Another practice largely confined to Palestinian prisoners is detention without charge, which has put thousands behind bars for several months at a time, sometimes for years. Nearly 800 are currently held. They are brought before judges at regular intervals, and courts sometimes shorten the detention requested by prosecutors.

Whether teen stone-throwers, gunmen or recruiters of suicide bombers, security prisoners are treated as inherently dangerous. They are not allowed to use telephones and are housed separately from ordinary criminals. Family visits are restricted.

Sentencing inconsistent

About half of the more than 9,000 Palestinians detained haven’t been sentenced.

Of those who have, most are serving one to 10 years. Dozens have been imprisoned for more than 15 years, and eight have spent more than 25 years behind bars, having received life sentences.

Palestinian security prisoners tend to receive harsher sentences than their Jewish counterparts, and those given life sentences don’t automatically get out after a certain number of years, defense lawyers say.

For example, Yoram Skolnick, an Israeli who fatally shot a bound Palestinian in the 1990s, was released after seven years.
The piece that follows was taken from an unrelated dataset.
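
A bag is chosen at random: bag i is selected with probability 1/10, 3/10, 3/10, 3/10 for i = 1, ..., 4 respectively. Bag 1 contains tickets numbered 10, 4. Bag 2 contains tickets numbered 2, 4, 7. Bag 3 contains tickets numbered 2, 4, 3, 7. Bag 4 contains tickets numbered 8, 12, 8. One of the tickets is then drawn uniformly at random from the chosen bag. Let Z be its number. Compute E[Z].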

In contrast, Mahmoud Zahra, a Palestinian from Jerusalem, was sentenced to 27 years for throwing firebombs that caused damage but no injuries. He was recently freed after 18 years.

He said he and other prisoners “felt in all these years that this is a form of revenge.”

The 27 high-security prisons are scattered across Israel, a violation of international human rights conventions that say prisoners must not be taken out of occupied territory.

The more educated help teen inmates earn a high school diploma. Most improve their Hebrew by watching Israeli television. Palestinian author Walid Hodali, who served 12 years for trying to kidnap an Israeli soldier, said prison made him a more devout Muslim and a more prolific writer, and deepened his hatred of Israel.